The Index
class is a core abstraction that represents a collection of spaces, enabling you to query your data efficiently. An index organizes multiple spaces and their associated fields to create a unified querying interface.
Constructor
Create a new index with the specified configuration.
Index(
spaces,
fields=None,
fields_to_exclude=None,
effects=None,
max_age=None,
max_count=None,
temperature=0.5,
event_influence=0.5,
time_decay_floor=1.0
)
Parameters
spaces
Space | list[Space]
required
The space or list of spaces to include in the index. These define the vector
representations for your data.
fields
SchemaField | list[SchemaField]
default:"None"
The field or list of fields to be indexed. If not specified, all fields from
the spaces will be indexed.
fields_to_exclude
SchemaField | list[SchemaField]
default:"None"
Excludes fields from storage and query results.
effects
Effect | list[Effect]
default:"None"
A list of conditional interactions within a space that modify vector behavior
based on events or conditions.
max_age
datetime.timedelta
default:"None"
Maximum age of events to be considered. Older events will be filtered out when
specified. Use this to implement time-based data retention.
Batch system only: Restricts how many events should be considered based on
their age. Does not apply to real-time systems.
Controls event contribution during aggregation. Must be between 0 and 1. -
Values closer to 0: Give more weight to stored event aggregates - Values
closer to 1: Give more weight to new events being added
Controls how much the final aggregated event vector influences the base
vector. Must be between 0 and 1. - Values closer to 0: Keep results closer
to the base vector - Values closer to 1: Make results more influenced by
aggregated events
Controls the time decay curve for event weights. - Higher values: Create
more gradual decay over time - Lower values: Create steeper decay curves
Example
from superlinked import Index
from datetime import timedelta
# Create an index with multiple spaces
product_index = Index(
spaces=[text_space, category_space, price_space],
fields_to_exclude=[schema.internal_id, schema.created_by],
max_age=timedelta(days=30),
temperature=0.7,
event_influence=0.6
)
The index will raise an InvalidInputException
if no spaces are provided.
Properties
non_nullable_fields
non_nullable_fields: Sequence[SchemaField]
Returns the sequence of schema fields that cannot contain null values in this index.
schemas
schemas: Sequence[SchemaObject]
Returns the sequence of schema objects associated with this index’s spaces.
Methods
has_schema()
Check if a given schema is used as input to any of the index’s spaces.
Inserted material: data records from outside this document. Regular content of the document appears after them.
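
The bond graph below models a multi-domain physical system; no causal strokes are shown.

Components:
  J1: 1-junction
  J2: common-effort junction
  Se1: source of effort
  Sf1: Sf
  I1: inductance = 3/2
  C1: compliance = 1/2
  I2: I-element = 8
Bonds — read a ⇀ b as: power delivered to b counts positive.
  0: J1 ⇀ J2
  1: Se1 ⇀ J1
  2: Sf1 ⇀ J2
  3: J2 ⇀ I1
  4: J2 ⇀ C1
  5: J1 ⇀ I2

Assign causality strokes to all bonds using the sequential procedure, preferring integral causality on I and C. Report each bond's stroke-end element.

#1 |J1  (source Se1 imposes e)
#2 |Sf1  (Sf1 (Sf) sets flow on bond)
#3 |I1  (I1 integral (f out))
#4 |J2  (C1: C, integral causality)
#0 |J1  (0-jn J2 has e-setter on 4)
#5 |I2  (J1 needs exactly one f-in)

b0 stroke at J1
b1 stroke at J1
b2 stroke at Sf1
b3 stroke at I1
b4 stroke at J2
b5 stroke at I2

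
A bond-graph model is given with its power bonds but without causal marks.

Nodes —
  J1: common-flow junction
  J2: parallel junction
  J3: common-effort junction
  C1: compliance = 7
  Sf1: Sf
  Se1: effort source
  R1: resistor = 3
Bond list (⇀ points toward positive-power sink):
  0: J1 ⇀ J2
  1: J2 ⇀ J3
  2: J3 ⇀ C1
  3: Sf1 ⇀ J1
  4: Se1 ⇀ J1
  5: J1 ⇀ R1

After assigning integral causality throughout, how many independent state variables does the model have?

#3 stroke→Sf1  (source Sf1 imposes f)
#4 stroke→J1  (Se1 fixes effort; stroke away)
#0 stroke→J1  (J1 flow already set via bond 3)
#5 stroke→J1  (J1 flow already set via bond 3)
#1 stroke→J2  (J2 needs exactly one e-in)
#2 stroke→J3  (only one effort-in slot at J3)

1  (C1 all integral)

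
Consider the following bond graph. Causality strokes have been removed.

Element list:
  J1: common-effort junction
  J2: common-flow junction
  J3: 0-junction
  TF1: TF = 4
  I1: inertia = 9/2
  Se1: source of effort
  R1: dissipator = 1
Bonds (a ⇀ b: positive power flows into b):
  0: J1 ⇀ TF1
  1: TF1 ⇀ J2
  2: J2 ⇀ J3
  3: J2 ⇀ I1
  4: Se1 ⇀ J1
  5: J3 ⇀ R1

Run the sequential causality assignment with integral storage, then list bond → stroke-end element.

β0 stroke at TF1
β1 stroke at J2
β2 stroke at J2
β3 stroke at I1
β4 stroke at J1
β5 stroke at J3

b4 →J1  (Se1 fixes effort; stroke away)
b0 →TF1  (J1 effort already set via bond 4)
b1 →J2  (TF1 one-in-one-out from 0)
b3 →I1  (I1 outputs flow p/I1)
b2 →J2  (J2: bond 3 brought flow, rest push out)
b5 →J3  (only one effort-in slot at J3)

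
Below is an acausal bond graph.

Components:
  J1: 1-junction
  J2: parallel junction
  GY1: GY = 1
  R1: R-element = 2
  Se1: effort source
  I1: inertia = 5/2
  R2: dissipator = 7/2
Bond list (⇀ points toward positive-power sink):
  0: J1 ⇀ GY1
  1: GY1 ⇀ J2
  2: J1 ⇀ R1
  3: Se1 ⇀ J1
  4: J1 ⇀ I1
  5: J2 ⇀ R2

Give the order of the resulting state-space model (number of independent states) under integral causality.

1  (I1 all integral)

bond 3 |J1  (Se1 fixes effort; stroke away)
bond 4 |I1  (I1 integral (f out))
bond 0 |J1  (common-f at J1 fixed by 4)
bond 2 |J1  (J1: bond 4 brought flow, rest push out)
bond 1 |J2  (GY1 both-in/both-out from 0)
bond 5 |R2  (common-e at J2 fixed by 1)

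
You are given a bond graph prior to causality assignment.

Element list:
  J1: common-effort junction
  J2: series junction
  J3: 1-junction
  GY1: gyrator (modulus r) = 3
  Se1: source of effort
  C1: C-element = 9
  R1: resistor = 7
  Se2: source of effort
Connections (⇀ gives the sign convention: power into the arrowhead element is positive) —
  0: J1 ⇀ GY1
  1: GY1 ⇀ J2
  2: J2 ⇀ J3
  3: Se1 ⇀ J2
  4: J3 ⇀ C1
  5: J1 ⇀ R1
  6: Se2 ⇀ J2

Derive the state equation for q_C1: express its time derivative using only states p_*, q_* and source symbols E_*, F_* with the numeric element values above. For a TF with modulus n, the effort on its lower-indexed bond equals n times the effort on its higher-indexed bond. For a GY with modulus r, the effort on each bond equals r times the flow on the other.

dq_C1/dt = 7*E_Se1/9 + 7*E_Se2/9 - 7*q_C1/81

#3 stroke→J2  (Se1: effort source, stroke at far end)
#6 stroke→J2  (Se2: effort source, stroke at far end)
#4 stroke→J3  (prefer integral on C1)
#2 stroke→J2  (J3 needs exactly one f-in)
#1 stroke→GY1  (closing 1-jn rule on J2)
#0 stroke→GY1  (GY1 both-in/both-out from 1)
#5 stroke→J1  (J1: last free bond brings effort in)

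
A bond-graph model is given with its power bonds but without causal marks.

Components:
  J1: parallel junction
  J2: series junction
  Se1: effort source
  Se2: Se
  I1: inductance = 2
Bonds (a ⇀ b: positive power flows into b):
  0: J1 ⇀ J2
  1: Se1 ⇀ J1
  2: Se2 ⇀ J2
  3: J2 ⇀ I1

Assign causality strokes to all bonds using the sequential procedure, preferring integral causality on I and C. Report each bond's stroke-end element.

bond 1 stroke at J1  (Se1 (Se) sets effort on bond)
bond 2 stroke at J2  (source Se2 imposes e)
bond 0 stroke at J2  (J1: bond 1 brought effort, rest push out)
bond 3 stroke at I1  (J2: last free bond brings flow in)

bond 0 stroke→J2
bond 1 stroke→J1
bond 2 stroke→J2
bond 3 stroke→I1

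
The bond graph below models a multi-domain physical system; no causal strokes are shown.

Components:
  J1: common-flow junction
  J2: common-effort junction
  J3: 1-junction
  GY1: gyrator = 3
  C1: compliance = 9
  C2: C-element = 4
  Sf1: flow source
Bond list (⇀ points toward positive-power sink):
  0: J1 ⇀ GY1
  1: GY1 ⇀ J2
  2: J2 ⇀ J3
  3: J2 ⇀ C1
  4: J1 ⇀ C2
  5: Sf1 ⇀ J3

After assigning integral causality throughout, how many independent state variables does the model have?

b5 stroke at Sf1  (Sf1: flow source, stroke at near end)
b2 stroke at J3  (1-jn J3 has f-setter on 5)
b3 stroke at J2  (C1 outputs effort q/C1)
b1 stroke at GY1  (J2: bond 3 brought effort, rest push out)
b0 stroke at GY1  (through GY1, causality inverts; strokes same side of GY1)
b4 stroke at J1  (1-jn J1 has f-setter on 0)

2  (C1, C2 all integral)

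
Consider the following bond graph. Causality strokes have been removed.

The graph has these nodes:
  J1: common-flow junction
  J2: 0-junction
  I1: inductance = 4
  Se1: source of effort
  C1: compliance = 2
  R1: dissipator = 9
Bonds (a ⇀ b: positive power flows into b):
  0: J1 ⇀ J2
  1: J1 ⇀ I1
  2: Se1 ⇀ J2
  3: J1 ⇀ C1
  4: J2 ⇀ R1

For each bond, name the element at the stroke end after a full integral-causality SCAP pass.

b2 stroke at J2  (source Se1 imposes e)
b0 stroke at J1  (common-e at J2 fixed by 2)
b4 stroke at R1  (J2 effort already set via bond 2)
b1 stroke at I1  (I1 integral (f out))
b3 stroke at J1  (common-f at J1 fixed by 1)

#0 stroke at J1
#1 stroke at I1
#2 stroke at J2
#3 stroke at J1
#4 stroke at R1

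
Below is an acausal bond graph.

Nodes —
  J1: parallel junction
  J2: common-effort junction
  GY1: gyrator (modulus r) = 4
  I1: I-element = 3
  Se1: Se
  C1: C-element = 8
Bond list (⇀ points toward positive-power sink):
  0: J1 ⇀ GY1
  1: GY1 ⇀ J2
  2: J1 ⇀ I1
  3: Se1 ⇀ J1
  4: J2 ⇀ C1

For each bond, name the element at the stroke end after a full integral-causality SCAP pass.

bond 3 |J1  (Se1 fixes effort; stroke away)
bond 0 |GY1  (J1: bond 3 brought effort, rest push out)
bond 2 |I1  (common-e at J1 fixed by 3)
bond 1 |GY1  (GY1 both-in/both-out from 0)
bond 4 |J2  (J2 needs exactly one e-in)

bond 0 stroke at GY1
bond 1 stroke at GY1
bond 2 stroke at I1
bond 3 stroke at J1
bond 4 stroke at J2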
has_schema(schema: SchemaObject) -> bool
The schema object to check for presence in the index.
Returns: bool
- True if the schema is found, False otherwise.
Example
# Check if a schema is part of the index
if product_index.has_schema(product_schema):
print("Product schema is indexed")
has_space()
Check if a given space is present in the index.
has_space(space: Space) -> bool
The space object to check for presence in the index.
Returns: bool
- True if the space is found, False otherwise.
Example
# Verify a space is included in the index
if product_index.has_space(text_space):
print("Text space is part of this index")
Best Practices
Index Design: Group related spaces together in a single index to enable
efficient multi-dimensional queries. For example, combine text, categorical,
and numerical spaces for product data.
Event Parameters: Start with default values for temperature
and
event_influence
(0.5), then adjust based on your specific use case and data
patterns.
Batch vs Real-time: The max_count
parameter only affects batch
processing systems and has no impact on real-time query performance.